I had a brilliant idea for a post yesterday.
I took my children to a local orchard for pumpkins and apples and raspberries. As I wove my way through tangled vines and perfect orange globes and briars nearly stripped of the last berries of summer and trees heavy with fruit, I had a stroke of genius. Something so relevant and resonant. Something so beautiful. Something that needed to be written.
But my hands were sticky with the blood of berries and my son wanted me to race him to the top of a giant dirt pile and my daughter needed me to snap a photo of her picking an apple so she could use it as her new facebook profile photo.
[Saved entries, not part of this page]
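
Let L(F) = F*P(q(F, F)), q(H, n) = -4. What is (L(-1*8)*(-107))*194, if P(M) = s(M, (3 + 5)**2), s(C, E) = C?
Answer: -664256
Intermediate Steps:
P(M) = M
L(F) = -4*F (L(F) = F*(-4) = -4*F)
(L(-1*8)*(-107))*194 = (-(-4)*8*(-107))*194 = (-4*(-8)*(-107))*194 = (32*(-107))*194 = -3424*194 = -664256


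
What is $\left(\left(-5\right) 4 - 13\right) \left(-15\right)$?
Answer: $495$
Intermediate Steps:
$\left(\left(-5\right) 4 - 13\right) \left(-15\right) = \left(-20 - 13\right) \left(-15\right) = \left(-33\right) \left(-15\right) = 495$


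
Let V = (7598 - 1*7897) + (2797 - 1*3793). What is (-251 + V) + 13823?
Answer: 12277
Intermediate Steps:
V = -1295 (V = (7598 - 7897) + (2797 - 3793) = -299 - 996 = -1295)
(-251 + V) + 13823 = (-251 - 1295) + 13823 = -1546 + 13823 = 12277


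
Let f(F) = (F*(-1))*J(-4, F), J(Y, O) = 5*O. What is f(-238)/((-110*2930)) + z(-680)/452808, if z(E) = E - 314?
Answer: 3198097889/3648500460 ≈ 0.87655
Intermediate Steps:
z(E) = -314 + E
f(F) = -5*F² (f(F) = (F*(-1))*(5*F) = (-F)*(5*F) = -5*F²)
f(-238)/((-110*2930)) + z(-680)/452808 = (-5*(-238)²)/((-110*2930)) + (-314 - 680)/452808 = -5*56644/(-322300) - 994*1/452808 = -283220*(-1/322300) - 497/226404 = 14161/16115 - 497/226404 = 3198097889/3648500460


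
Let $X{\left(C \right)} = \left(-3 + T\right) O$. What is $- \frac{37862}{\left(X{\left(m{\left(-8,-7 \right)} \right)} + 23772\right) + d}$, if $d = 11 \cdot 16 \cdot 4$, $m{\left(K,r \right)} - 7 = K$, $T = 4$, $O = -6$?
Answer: $- \frac{18931}{12235} \approx -1.5473$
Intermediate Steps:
$m{\left(K,r \right)} = 7 + K$
$X{\left(C \right)} = -6$ ($X{\left(C \right)} = \left(-3 + 4\right) \left(-6\right) = 1 \left(-6\right) = -6$)
$d = 704$ ($d = 176 \cdot 4 = 704$)
$- \frac{37862}{\left(X{\left(m{\left(-8,-7 \right)} \right)} + 23772\right) + d} = - \frac{37862}{\left(-6 + 23772\right) + 704} = - \frac{37862}{23766 + 704} = - \frac{37862}{24470} = \left(-37862\right) \frac{1}{24470} = - \frac{18931}{12235}$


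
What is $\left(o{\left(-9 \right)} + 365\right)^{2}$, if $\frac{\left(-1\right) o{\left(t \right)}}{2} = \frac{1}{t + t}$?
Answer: $\frac{10797796}{81} \approx 1.3331 \cdot 10^{5}$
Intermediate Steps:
$o{\left(t \right)} = - \frac{1}{t}$ ($o{\left(t \right)} = - \frac{2}{t + t} = - \frac{2}{2 t} = - 2 \frac{1}{2 t} = - \frac{1}{t}$)
$\left(o{\left(-9 \right)} + 365\right)^{2} = \left(- \frac{1}{-9} + 365\right)^{2} = \left(\left(-1\right) \left(- \frac{1}{9}\right) + 365\right)^{2} = \left(\frac{1}{9} + 365\right)^{2} = \left(\frac{3286}{9}\right)^{2} = \frac{10797796}{81}$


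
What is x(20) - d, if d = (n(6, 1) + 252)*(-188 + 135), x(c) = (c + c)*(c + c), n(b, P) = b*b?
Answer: 16864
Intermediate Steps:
n(b, P) = b²
x(c) = 4*c² (x(c) = (2*c)*(2*c) = 4*c²)
d = -15264 (d = (6² + 252)*(-188 + 135) = (36 + 252)*(-53) = 288*(-53) = -15264)
x(20) - d = 4*20² - 1*(-15264) = 4*400 + 15264 = 1600 + 15264 = 16864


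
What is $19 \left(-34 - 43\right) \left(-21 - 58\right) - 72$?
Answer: $115505$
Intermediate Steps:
$19 \left(-34 - 43\right) \left(-21 - 58\right) - 72 = 19 \left(\left(-77\right) \left(-79\right)\right) - 72 = 19 \cdot 6083 - 72 = 115577 - 72 = 115505$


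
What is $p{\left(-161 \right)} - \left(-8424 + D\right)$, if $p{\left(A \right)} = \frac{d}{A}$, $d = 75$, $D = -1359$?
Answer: $\frac{1574988}{161} \approx 9782.5$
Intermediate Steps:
$p{\left(A \right)} = \frac{75}{A}$
$p{\left(-161 \right)} - \left(-8424 + D\right) = \frac{75}{-161} - \left(-8424 - 1359\right) = 75 \left(- \frac{1}{161}\right) - -9783 = - \frac{75}{161} + 9783 = \frac{1574988}{161}$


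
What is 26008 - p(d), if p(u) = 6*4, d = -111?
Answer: 25984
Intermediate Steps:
p(u) = 24
26008 - p(d) = 26008 - 1*24 = 26008 - 24 = 25984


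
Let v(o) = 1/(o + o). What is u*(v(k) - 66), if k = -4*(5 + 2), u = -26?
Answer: 48061/28 ≈ 1716.5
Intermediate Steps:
k = -28 (k = -4*7 = -28)
v(o) = 1/(2*o)
u*(v(k) - 66) = -26*((1/2)/(-28) - 66) = -26*((1/2)*(-1/28) - 66) = -26*(-1/56 - 66) = -26*(-3697/56) = 48061/28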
And so I didn’t capture the stroke of genius. I didn’t find a scrap of paper, a pen, an iphone app. “I’ll remember it,” I reassured myself. It was, after all, so clever, so beautiful.
This morning it is gone. I remember only that it was brilliant and beautiful. As a writer, I mourn the loss of such ideas, chiding myself for not capturing them in the moment. As a mother, I can let them go. I won the race to the top of the hill, and then I gave my son a high five because he needs to learn how to be both a good loser and a good winner. We brought home six perfect pumpkins, five pounds of raspberries, three pecks of apples, and a jar of apple butter. We ate butternut squash soup for dinner with grilled apple butter-cheese sandwiches. We slept, tired from orchard air and sunshine and dirt hill races.
And so, as the gray on the horizon starts to take on tinges of orange and pink, I bid my brilliance and my morning writing time goodbye. It is time to do laundry, to make breakfast, to edit for the employer who still pays my rent. Maybe I’ll take a notebook to the laundry room, just in case.
Nice post. I like it 🙂
Can relate to having ideas just fly away – constantly kicking myself for not having a notebook and pen on me at all times. At least you have a good reason to not scribble. Family is such a blessing, and so much better than plot points. Good to see you have the right priorities!